When Mac Potts joins one of those stupendous gatherings of great pianists on a single stage known as “10 Grands,” he said, all the other musicians are busy reading written scores.
Not Potts, who was born blind. He’s been working almost entirely by ear ever since he was a child and started studying the keyboard via the Suzuki method, which emphasizes ears over eyes. He’s learned to read Braille musical notation, he said, but it’s been years since he bothered using it.
“I can follow anything,” he said. “Music is never the hard part.”
What’s harder, he said, is extra-musical communication and coordination. That’s especially true when he’s working with the “3 Grands” group that he first convened for a 125th anniversary celebration at Vancouver’s historic Washington State School for the Blind in 2011. The other two pianists in the “3 Grands” trio, Nick Baker and Brent Gjerve, are both blind and living with autism.
Potts, 26, plays and sings several nights a week at WareHouse ’23 and Nom Nom Restaurant in downtown Vancouver, and he travels to other area gigs, too.

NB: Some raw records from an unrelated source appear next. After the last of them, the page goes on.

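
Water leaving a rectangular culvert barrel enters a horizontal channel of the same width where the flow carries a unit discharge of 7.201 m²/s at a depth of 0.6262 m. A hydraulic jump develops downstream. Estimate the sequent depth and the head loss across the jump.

y₂ = 3.808 m; ΔE = 3.376 m

V₁ = q/y₁ = 7.201/0.6262 = 11.50 m/s. Fr₁ = V₁/√(g·y₁) = 11.50/√(9.81×0.6262) = 4.640.
By Bélanger, y₂/y₁ = ½[√(1 + 8Fr₁²) − 1] = ½[√173.21 − 1] = 6.081.
y₂ = 6.081 × 0.6262 = 3.808 m.
Head loss: ΔE = (y₂ − y₁)³/(4y₁y₂) = (3.808 − 0.6262)³/(4×0.6262×3.808) = 32.20/9.537 = 3.376 m.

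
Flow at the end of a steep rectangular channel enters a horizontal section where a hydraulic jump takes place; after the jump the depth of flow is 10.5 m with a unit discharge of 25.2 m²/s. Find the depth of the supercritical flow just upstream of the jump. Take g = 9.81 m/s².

V₂ = q/y₂ = 25.2/10.5 = 2.40 m/s; Fr₂ = V₂/√(g·y₂) = 0.236.
Since the conjugate-depth ratio holds either way, y₁/y₂ = ½[√(1 + 8Fr₂²) − 1] = ½[√1.447 − 1] = 0.102.
y₁ = 0.102 × 10.5 = 1.07 m.

y₁ = 1.07 m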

His wife, classical pianist and fellow “10 Grands” star Hailey Potts, does the driving. (The couple just learned that they’re expecting a child in September.) He also tunes pianos and teaches others to play. Because of his and his piano partners’ busy schedules, he said, not a lot of rehearsal has gone into the upcoming “3 Grands” concert that’s set for 7 p.m. Sunday at Ridgefield High School. And, because of everybody’s blindness, nobody will be reading music or taking cues from one another’s nods or glances.